Un élément qui explique peut-être le  faible encadrement pour les musulmans, dont le nombre est pourtant aussi élevé que les catholiques. Aux EPO, deux imams se relaient pour assumer la prière du vendredi. Mais contrairement aux aumôniers qui sont présents sur le terrain quatre jours par semaine, ces derniers ne sont pas reconnus de manière officielle.

«Actuellement, on est en pleine discussion sur l’offre faite aux musulmans. Pour l’instant, il y a un problème, car il y a un manque de moyens pour les imams. Ces personnes sont des bénévoles qui exercent à côté de leur activité professionnelle. Ils viennent à peine 45 minutes et ils doivent courir de la prison préventive de la Croisée (située un peu plus loin que le pénitencier) à Bochuz», relève Philippe Cosandey.

L’aumônier ajoute également qu’il est difficile d’avoir une offre adaptée à tous, car comme les chrétiens, les musulmans ne composent pas un bloc uniforme. «Il y a notamment  des musulmans d’Afrique du Nord ou des Balkans.  Ce n’est pas les mêmes pratiques.»

Légitimer les compétences

En attendant de trouver de réelles solutions, les aumôniers se chargent donc de jongler avec la diversité religieuse. Un travail qui demande beaucoup d’engagement,  mais qui n’est pas toujours reconnu à sa juste valeur, comme le note l’étude du FNS.

C’est pourquoi, selon les chercheurs, pour légitimer les compétences de ces personnes, il serait nécessaire d’encourager dans toute la Suisse des formations comme celles de l’Université de Berne. En effet, celle-ci propose depuis 2009 au sein de sa Faculté de théologie, un master spécialement destiné à l’exercice du métier d’aumônier.

Un bagage utile dans un contexte institutionnel parfois dur à gérer pour les intervenants religieux. «La plus grande difficulté dans notre métier, c’est l’interaction avec le système carcéral. Car on travaille avec des outils qui sont la parole, la confiance, la solidarité, l’écoute et on doit agir dans un système qui parle sécurité, danger, risque de récidive», souligne Daniel Levasseur.
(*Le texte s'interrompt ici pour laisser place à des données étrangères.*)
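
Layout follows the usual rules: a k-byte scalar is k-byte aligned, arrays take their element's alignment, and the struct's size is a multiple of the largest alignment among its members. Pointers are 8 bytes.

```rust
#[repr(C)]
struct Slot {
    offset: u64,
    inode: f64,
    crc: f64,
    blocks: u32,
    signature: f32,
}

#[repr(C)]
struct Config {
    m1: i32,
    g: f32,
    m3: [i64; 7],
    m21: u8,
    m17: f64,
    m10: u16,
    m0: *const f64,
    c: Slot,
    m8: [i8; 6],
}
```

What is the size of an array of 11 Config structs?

Slot: offset at 0 (size 8, align 8) → ends 8; inode at 8 (size 8, align 8) → ends 16; crc at 16 (size 8, align 8) → ends 24; blocks at 24 (size 4, align 4) → ends 28; signature at 28 (size 4, align 4) → ends 32; total 32 bytes, alignment 8
m1 at 0 (size 4, align 4) → ends 4
g at 4 (size 4, align 4) → ends 8
m3 at 8 (size 56, align 8) → ends 64
m21 at 64 (size 1, align 1) → ends 65
pad 7 to align 8 for m17
m17 at 72 (size 8, align 8) → ends 80
m10 at 80 (size 2, align 2) → ends 82
pad 6 to align 8 for m0
m0 at 88 (size 8, align 8) → ends 96
c at 96 (size 32, align 8) → ends 128
m8 at 128 (size 6, align 1) → ends 134
tail pad 2 to reach multiple of 8
total 136 bytes, alignment 8
array of 11: 11 × 136 = 1496

1496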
L’étude qui se penche sur l’exercice des religions en prison, a été réalisée par des chercheurs du Programme national de recherche PNR 58. Le PNR 58, «Collectivités religieuses, Etat et société» se concentre sur l’évolution du paysage religieux en Suisse.

Il étudie notamment l’intégration des nouvelles collectivités religieuses, l’entente entre les différentes religions, ainsi que du rapport de l’Etat aux diverses religions.

Le PNR 58, a été approuvé par le Conseil fédéral le 2 décembre 2005. Il a été doté d’un montant de 10 millions de francs. Les différents travaux scientifiques sont en cours depuis l’été 2007.

Le PNR 58 réunit 28 projets interdisciplinaires qui rassemblent des chercheurs de milieux divers, allant de la sociologie aux sciences économiques, en passant par la pédagogie et les sciences de la communication.

Source: PNR 58

Formation. En Suisse romande, il n’existe pas de formation spécifique destinée à l’exercice du métier d’aumônier. Cependant, il existe des pré-requis.  Pour les catholiques, comme pour les protestants, l’aumônier doit avoir étudié la théologie et être au bénéfice d’une formation au ministère pastoral, d’une durée de trois ans.

En outre, dans le canton de Vaud, la  formation pastorale à l’écoute et à la communication (CPT) proposée par le service d’aumônerie du CHUV, est quasiment obligatoire

Rémunération. Les aumôniers sont rémunérés par leurs églises respectives qui reçoivent pour cela des subventions cantonales.

Pratique. Les aumôniers sont là pour écouter les détenus, mais leur action est totalement indépendante du suivi pénal du prisonnier. Ainsi, les aumôniers ne participent pas aux évaluations du détenu. Les entretiens sont confidentiels.

Présence. Pour exemple, aux Etablissements de la Plaine de l’Orbe (EPO), les aumôniers vont à la rencontre des détenus sur rendez-vous, mais aussi en se promenant dans les couloirs. Ainsi, ils sentent si des détenus ont envie de leur parler. Aux EPO, les deux aumôniers sont présents le mardi, le jeudi, le samedi, pour rencontrer les nouveaux arrivants et le dimanche pour donner le culte.